I agree that anyone who cares can participate and recounts narratives that divide provinces: Alberta stereotypes about Ontario’s “Laurentian elites” and Ontarians allegedly seeing Albertans as backward “bow hunks” needing outside guidance. I warn these stories hinder cooperation even as shared threats like AI data centres and looming “water bankruptcy” (citing UN water expert Bob Sandford’s work) demand unity and ecological restoration. I ask Jessica how these narratives look from Ontario.

Jessica says her view of other provinces is primarily relational, shaped by people she’s worked with rather than media narratives, and she feels “unplugged” from many ads and stereotypes because she doesn’t watch organized sports. She acknowledges that separatist movements and social media algorithms fuel judging and generalizing about entire provinces. She stresses that relational work is “everything” because elites benefit when people are easily controlled by pre‑packaged narratives. She cites reports that first‑year university students struggle to finish full papers due to social media’s impact on attention, warning this undermines future capacity to read complex bills or arguments. She argues that change will come less from perfect arguments and more from thousands of people building relationships and community resilience as crises—especially in the Global South—intensify. She frames “divide and conquer” as a deliberate strategy of those in power and calls for stretching our capacity to see each other freshly, beyond conditioning.

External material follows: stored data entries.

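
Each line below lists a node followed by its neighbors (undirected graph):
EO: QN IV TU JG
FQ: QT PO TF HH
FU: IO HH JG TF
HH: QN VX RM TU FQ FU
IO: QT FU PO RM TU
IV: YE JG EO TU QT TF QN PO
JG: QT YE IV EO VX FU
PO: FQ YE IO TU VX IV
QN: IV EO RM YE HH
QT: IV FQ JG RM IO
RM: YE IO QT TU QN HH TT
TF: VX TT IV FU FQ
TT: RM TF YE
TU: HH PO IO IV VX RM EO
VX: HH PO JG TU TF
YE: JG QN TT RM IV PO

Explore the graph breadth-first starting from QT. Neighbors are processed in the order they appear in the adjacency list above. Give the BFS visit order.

Visit QT; enqueue IV, FQ, JG, RM, IO → queue [IV, FQ, JG, RM, IO]
Visit IV; enqueue YE, EO, TU, TF, QN, PO → queue [FQ, JG, RM, IO, YE, EO, TU, TF, QN, PO]
Visit FQ; enqueue HH → queue [JG, RM, IO, YE, EO, TU, TF, QN, PO, HH]
Visit JG; enqueue VX, FU → queue [RM, IO, YE, EO, TU, TF, QN, PO, HH, VX, FU]
Visit RM; enqueue TT → queue [IO, YE, EO, TU, TF, QN, PO, HH, VX, FU, TT]
Visit IO → queue [YE, EO, TU, TF, QN, PO, HH, VX, FU, TT]
Visit YE → queue [EO, TU, TF, QN, PO, HH, VX, FU, TT]
Visit EO → queue [TU, TF, QN, PO, HH, VX, FU, TT]
Visit TU → queue [TF, QN, PO, HH, VX, FU, TT]
Visit TF → queue [QN, PO, HH, VX, FU, TT]
Visit QN → queue [PO, HH, VX, FU, TT]
Visit PO → queue [HH, VX, FU, TT]
Visit HH → queue [VX, FU, TT]
Visit VX → queue [FU, TT]
Visit FU → queue [TT]
Visit TT → queue []

QT, IV, FQ, JG, RM, IO, YE, EO, TU, TF, QN, PO, HH, VX, FU, TT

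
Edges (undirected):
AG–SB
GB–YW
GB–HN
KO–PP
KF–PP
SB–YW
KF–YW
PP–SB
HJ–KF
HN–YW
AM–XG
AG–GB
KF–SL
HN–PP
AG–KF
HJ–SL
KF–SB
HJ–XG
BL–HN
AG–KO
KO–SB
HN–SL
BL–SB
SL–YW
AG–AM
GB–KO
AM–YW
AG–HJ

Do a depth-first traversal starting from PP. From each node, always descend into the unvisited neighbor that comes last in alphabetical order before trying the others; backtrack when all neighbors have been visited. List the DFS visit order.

PP → SB → YW → SL → KF → HJ → XG → AM → AG → KO → GB → HN → BL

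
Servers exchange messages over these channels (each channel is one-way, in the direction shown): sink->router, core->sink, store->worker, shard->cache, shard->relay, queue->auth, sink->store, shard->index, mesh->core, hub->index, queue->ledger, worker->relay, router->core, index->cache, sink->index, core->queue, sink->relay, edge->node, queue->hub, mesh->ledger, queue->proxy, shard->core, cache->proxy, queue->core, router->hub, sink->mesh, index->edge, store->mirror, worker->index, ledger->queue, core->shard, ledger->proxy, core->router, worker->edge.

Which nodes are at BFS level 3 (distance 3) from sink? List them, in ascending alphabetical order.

node, proxy, queue, shard

Level 0: sink
Level 1: index, mesh, relay, router, store
Level 2: cache, core, edge, hub, ledger, mirror, worker
Level 3: node, proxy, queue, shard
Level 4: auth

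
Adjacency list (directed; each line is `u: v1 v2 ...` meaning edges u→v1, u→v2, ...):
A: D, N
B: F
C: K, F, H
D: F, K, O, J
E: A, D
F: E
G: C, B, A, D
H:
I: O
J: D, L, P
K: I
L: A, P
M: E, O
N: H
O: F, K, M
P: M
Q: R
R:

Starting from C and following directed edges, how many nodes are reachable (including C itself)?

14

BFS from C visits: C, K, F, H, I, E, O, A, D, M, N, J, L, P
Reachable nodes: 14 of 18 total.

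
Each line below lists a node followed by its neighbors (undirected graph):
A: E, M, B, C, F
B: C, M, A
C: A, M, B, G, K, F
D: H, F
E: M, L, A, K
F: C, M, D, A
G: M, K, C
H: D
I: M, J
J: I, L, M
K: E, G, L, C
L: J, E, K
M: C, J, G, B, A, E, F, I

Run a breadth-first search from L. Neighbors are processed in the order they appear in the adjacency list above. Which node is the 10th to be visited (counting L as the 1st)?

Visit L; enqueue J, E, K → queue [J, E, K]
Visit J; enqueue I, M → queue [E, K, I, M]
Visit E; enqueue A → queue [K, I, M, A]
Visit K; enqueue G, C → queue [I, M, A, G, C]
Visit I → queue [M, A, G, C]
Visit M; enqueue B, F → queue [A, G, C, B, F]
Visit A → queue [G, C, B, F]
Visit G → queue [C, B, F]
Visit C → queue [B, F]
Visit B → queue [F]
Visit F; enqueue D → queue [D]
Visit D; enqueue H → queue [H]
Visit H → queue []

Visit order: L, J, E, K, I, M, A, G, C, B, F, D, H

B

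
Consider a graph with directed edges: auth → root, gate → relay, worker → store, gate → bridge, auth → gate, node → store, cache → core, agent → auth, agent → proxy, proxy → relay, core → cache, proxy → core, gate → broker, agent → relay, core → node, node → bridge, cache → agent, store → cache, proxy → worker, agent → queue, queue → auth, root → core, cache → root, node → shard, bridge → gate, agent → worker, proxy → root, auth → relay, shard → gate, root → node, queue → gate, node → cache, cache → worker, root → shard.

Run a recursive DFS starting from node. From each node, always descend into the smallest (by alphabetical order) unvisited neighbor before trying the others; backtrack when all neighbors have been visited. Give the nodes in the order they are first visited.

node, bridge, gate, broker, relay, cache, agent, auth, root, core, shard, proxy, worker, store, queue

Visit node
node → bridge
bridge → gate
gate → broker
gate → relay
node → cache
cache → agent
agent → auth
auth → root
root → core
root → shard
agent → proxy
proxy → worker
worker → store
agent → queue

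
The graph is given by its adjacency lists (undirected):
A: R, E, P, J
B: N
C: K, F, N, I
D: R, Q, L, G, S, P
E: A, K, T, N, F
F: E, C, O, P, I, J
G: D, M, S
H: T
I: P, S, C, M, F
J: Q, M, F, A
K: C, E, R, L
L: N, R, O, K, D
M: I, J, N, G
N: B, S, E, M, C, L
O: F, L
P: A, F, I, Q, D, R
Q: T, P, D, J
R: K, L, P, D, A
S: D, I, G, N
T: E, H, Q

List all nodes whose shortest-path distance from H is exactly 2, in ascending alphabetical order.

E, Q

Level 0: H
Level 1: T
Level 2: E, Q
Level 3: A, D, F, J, K, N, P
Level 4: B, C, G, I, L, M, O, R, S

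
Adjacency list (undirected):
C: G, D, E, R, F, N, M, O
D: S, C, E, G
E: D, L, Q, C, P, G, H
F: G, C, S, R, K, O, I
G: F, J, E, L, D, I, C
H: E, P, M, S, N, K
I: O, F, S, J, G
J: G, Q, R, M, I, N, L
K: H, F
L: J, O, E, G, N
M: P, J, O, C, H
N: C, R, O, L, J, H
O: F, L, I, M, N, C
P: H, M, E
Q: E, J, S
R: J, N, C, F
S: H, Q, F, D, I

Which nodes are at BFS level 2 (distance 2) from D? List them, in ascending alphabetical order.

F, H, I, J, L, M, N, O, P, Q, R

Level 0: D
Level 1: C, E, G, S
Level 2: F, H, I, J, L, M, N, O, P, Q, R
Level 3: K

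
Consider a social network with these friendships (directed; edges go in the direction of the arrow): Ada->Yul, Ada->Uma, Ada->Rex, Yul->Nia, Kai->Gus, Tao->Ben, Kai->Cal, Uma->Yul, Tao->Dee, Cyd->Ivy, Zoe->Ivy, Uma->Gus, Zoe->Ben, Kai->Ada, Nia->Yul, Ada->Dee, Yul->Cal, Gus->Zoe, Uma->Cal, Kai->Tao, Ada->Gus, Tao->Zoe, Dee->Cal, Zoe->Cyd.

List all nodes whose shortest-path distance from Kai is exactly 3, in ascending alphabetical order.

Cyd, Ivy, Nia

Level 0: Kai
Level 1: Ada, Cal, Gus, Tao
Level 2: Ben, Dee, Rex, Uma, Yul, Zoe
Level 3: Cyd, Ivy, Nia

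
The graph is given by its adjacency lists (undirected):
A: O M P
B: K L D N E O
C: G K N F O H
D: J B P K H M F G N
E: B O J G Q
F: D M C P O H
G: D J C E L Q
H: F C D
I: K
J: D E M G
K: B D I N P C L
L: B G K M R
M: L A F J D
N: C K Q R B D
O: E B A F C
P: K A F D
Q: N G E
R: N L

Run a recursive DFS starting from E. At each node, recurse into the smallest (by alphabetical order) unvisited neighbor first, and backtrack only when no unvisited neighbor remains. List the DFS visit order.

Visit E
E → B
B → D
D → F
F → C
C → G
G → J
J → M
M → A
A → O
A → P
P → K
K → I
K → L
L → R
R → N
N → Q
C → H

E, B, D, F, C, G, J, M, A, O, P, K, I, L, R, N, Q, H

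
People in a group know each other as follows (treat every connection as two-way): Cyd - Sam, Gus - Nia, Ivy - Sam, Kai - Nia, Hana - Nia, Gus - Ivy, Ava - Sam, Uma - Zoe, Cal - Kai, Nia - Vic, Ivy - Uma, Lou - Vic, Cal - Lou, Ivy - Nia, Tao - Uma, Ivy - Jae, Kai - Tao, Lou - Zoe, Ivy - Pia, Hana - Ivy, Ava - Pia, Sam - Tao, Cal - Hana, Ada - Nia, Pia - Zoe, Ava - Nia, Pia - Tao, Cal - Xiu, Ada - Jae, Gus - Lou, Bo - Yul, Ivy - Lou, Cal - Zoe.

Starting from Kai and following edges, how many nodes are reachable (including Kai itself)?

BFS from Kai visits: Kai, Tao, Nia, Cal, Uma, Sam, Pia, Vic, Ivy, Hana, Gus, Ava, Ada, Zoe, Xiu, Lou, Cyd, Jae
Reachable nodes: 18 of 20 total.

18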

I point to Gaza as both horrifying and inspiring, noting that people there have not turned on each other despite extreme conditions. I see this as a lesson in solidarity. I recall a Chinese government representative describing an “inevitability of peace,” which she finds a hopeful framing for this transition from power over to power with. I believe stopping further system deterioration would itself be a remarkable achievement and feel encouraged by emerging resistance.

In closing, Jessica emphasizes that activism is deeply personal and often happens in quiet, internal moments: noticing when we react to flattening narratives, asking who benefits if we believe them, and cultivating a habit of reflection. She calls this “life finding its own intelligence” and stresses that activism is not only public action but also slowing down with ourselves, questioning anger and manipulation before acting. I connect this to spiritual practice and “micro moments” of discernment—asking who is speaking, for whose benefit, and whether a message is truly for us—suggesting such practices are becoming more common.